Work on many policies at once

Select multiple policies or queries in the explorer (the selection persists across refreshes and searches), then:

  • Bulk Run Queries — execute every selected query
  • Bulk Export Queries — export the selection as JSON or YAML
  • Bulk Format / Bulk Lint Policies — format or validate many bundles at once
  • Bulk Pin Items — pin the whole selection
  • Bulk Delete Items — delete with confirmation

Publish a policy

Upload Policy publishes the bundle in the active editor to your Mondoo Platform space, where it can be assigned across your fleet.

AI assistance

The extension registers two language model tools that AI chat features in VS Code (such as Copilot Chat) can call:

  • cnspec — runs scans, queries, and policy management commands on your behalf; ask for things like "scan my local system with this policy".
  • mqlSchema — looks up MQL providers, resources, and fields, so the assistant authors queries against the real schema instead of guessing.

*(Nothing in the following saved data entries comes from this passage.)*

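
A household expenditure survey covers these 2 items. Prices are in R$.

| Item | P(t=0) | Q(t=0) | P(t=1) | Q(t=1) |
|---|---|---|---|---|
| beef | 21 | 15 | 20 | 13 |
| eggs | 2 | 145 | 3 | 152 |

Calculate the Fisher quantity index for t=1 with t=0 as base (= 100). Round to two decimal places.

96.39

Laspeyres component (base-period weights):
ΣP(t=0)Q(t=1) = 21×13 + 2×152 = 273 + 304 = 577
ΣP(t=0)Q(t=0) = 21×15 + 2×145 = 315 + 290 = 605
L = 577 / 605 × 100 = 95.3719
Paasche component (current-period weights):
ΣP(t=1)Q(t=1) = 20×13 + 3×152 = 260 + 456 = 716
ΣP(t=1)Q(t=0) = 20×15 + 3×145 = 300 + 435 = 735
P = 716 / 735 × 100 = 97.4150
Fisher = √(L × P) = √(95.3719 × 97.4150) = 96.3880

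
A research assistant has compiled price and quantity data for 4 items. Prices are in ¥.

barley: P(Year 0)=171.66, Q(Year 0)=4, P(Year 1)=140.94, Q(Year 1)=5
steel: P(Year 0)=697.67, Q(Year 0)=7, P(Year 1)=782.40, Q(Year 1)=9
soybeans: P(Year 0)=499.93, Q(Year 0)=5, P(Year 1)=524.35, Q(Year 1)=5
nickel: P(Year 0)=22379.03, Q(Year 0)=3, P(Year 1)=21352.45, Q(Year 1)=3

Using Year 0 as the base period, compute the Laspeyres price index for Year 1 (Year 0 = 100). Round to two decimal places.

Laspeyres price index uses base-period quantities as weights.
ΣP(Year 1)·Q(Year 0) = 140.94×4 + 782.40×7 + 524.35×5 + 21352.45×3 = 563.76 + 5476.8 + 2621.75 + 64057.35 = 72719.66
ΣP(Year 0)·Q(Year 0) = 171.66×4 + 697.67×7 + 499.93×5 + 22379.03×3 = 686.64 + 4883.69 + 2499.65 + 67137.09 = 75207.07
Index = 72719.66 / 75207.07 × 100 = 96.6926

96.69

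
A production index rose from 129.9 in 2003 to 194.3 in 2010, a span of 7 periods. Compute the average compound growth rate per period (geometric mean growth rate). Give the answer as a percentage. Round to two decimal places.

5.92%

Growth factor = (194.3/129.9)^(1/7) = (1.495766)^(1/7) = 1.059206
Growth rate = 1.059206 − 1 = 0.059206 = 5.9206%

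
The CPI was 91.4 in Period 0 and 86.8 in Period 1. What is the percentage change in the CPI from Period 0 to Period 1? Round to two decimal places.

Change = (86.8 − 91.4) / 91.4 × 100
       = -4.6 / 91.4 × 100 = -5.0328%

-5.03%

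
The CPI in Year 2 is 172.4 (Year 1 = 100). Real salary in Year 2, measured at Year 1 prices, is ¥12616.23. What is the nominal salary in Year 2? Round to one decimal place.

21750.4

Nominal = Real × (Index/100) = 12616.23 × (172.4/100)
        = 12616.23 × 1.724 = 21750.3805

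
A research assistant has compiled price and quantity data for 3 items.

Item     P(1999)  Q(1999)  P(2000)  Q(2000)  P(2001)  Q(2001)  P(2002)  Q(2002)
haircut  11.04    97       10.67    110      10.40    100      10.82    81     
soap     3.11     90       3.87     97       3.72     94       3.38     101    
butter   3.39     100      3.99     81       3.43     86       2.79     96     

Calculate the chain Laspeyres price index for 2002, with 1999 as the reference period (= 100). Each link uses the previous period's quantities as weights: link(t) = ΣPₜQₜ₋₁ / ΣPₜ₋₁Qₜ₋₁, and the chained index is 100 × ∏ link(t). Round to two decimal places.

97.74

Link 1999→2000:
ΣP(2000)Q(1999) = 10.67×97 + 3.87×90 + 3.99×100 = 1034.99 + 348.3 + 399 = 1782.29
ΣP(1999)Q(1999) = 11.04×97 + 3.11×90 + 3.39×100 = 1070.88 + 279.9 + 339 = 1689.78
link = 1782.29/1689.78 = 1.054747
Link 2000→2001:
ΣP(2001)Q(2000) = 10.40×110 + 3.72×97 + 3.43×81 = 1144 + 360.84 + 277.83 = 1782.67
ΣP(2000)Q(2000) = 10.67×110 + 3.87×97 + 3.99×81 = 1173.7 + 375.39 + 323.19 = 1872.28
link = 1782.67/1872.28 = 0.952139
Link 2001→2002:
ΣP(2002)Q(2001) = 10.82×100 + 3.38×94 + 2.79×86 = 1082 + 317.72 + 239.94 = 1639.66
ΣP(2001)Q(2001) = 10.40×100 + 3.72×94 + 3.43×86 = 1040 + 349.68 + 294.98 = 1684.66
link = 1639.66/1684.66 = 0.973288
Chained index = 100 × 1.054747 × 0.952139 × 0.973288 = 97.7440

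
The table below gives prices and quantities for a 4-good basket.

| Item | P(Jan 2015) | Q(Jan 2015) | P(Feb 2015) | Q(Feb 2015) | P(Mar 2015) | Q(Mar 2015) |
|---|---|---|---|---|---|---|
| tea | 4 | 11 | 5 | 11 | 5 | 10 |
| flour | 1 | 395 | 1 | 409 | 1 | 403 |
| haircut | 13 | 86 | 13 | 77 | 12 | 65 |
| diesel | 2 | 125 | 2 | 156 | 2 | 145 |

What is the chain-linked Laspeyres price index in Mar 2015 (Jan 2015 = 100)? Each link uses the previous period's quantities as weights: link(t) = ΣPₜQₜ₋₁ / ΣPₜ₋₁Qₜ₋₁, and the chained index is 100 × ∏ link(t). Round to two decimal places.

96.25

Link Jan 2015→Feb 2015:
ΣP(Feb 2015)Q(Jan 2015) = 5×11 + 1×395 + 13×86 + 2×125 = 55 + 395 + 1118 + 250 = 1818
ΣP(Jan 2015)Q(Jan 2015) = 4×11 + 1×395 + 13×86 + 2×125 = 44 + 395 + 1118 + 250 = 1807
link = 1818/1807 = 1.006087
Link Feb 2015→Mar 2015:
ΣP(Mar 2015)Q(Feb 2015) = 5×11 + 1×409 + 12×77 + 2×156 = 55 + 409 + 924 + 312 = 1700
ΣP(Feb 2015)Q(Feb 2015) = 5×11 + 1×409 + 13×77 + 2×156 = 55 + 409 + 1001 + 312 = 1777
link = 1700/1777 = 0.956669
Chained index = 100 × 1.006087 × 0.956669 = 96.2492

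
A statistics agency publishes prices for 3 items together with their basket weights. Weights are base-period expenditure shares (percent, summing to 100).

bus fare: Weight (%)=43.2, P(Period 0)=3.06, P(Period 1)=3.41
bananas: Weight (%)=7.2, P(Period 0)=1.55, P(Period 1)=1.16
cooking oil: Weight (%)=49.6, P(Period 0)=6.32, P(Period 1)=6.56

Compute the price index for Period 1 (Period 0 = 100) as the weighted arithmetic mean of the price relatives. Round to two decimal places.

105.01

bus fare: 43.2 × (3.41/3.06) = 43.2 × 1.114379 = 48.1412
bananas: 7.2 × (1.16/1.55) = 7.2 × 0.748387 = 5.3884
cooking oil: 49.6 × (6.56/6.32) = 49.6 × 1.037975 = 51.4835
Index = Σ wᵢ·(p₁ᵢ/p₀ᵢ) = 48.1412 + 5.3884 + 51.4835 = 105.0131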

You can also ask the @mondoo chat participant directly. Type @mondoo /query <what you want to check> (for example, @mondoo /query files in /etc that are world-writable) and it generates an MQL query from your description, grounded with the MQL syntax reference, examples for the platform you mention, and any policies or queries you have selected in the explorer. Like the rest of the AI features it uses the language model you already have in VS Code — no Mondoo account, and your code stays with the model you've chosen.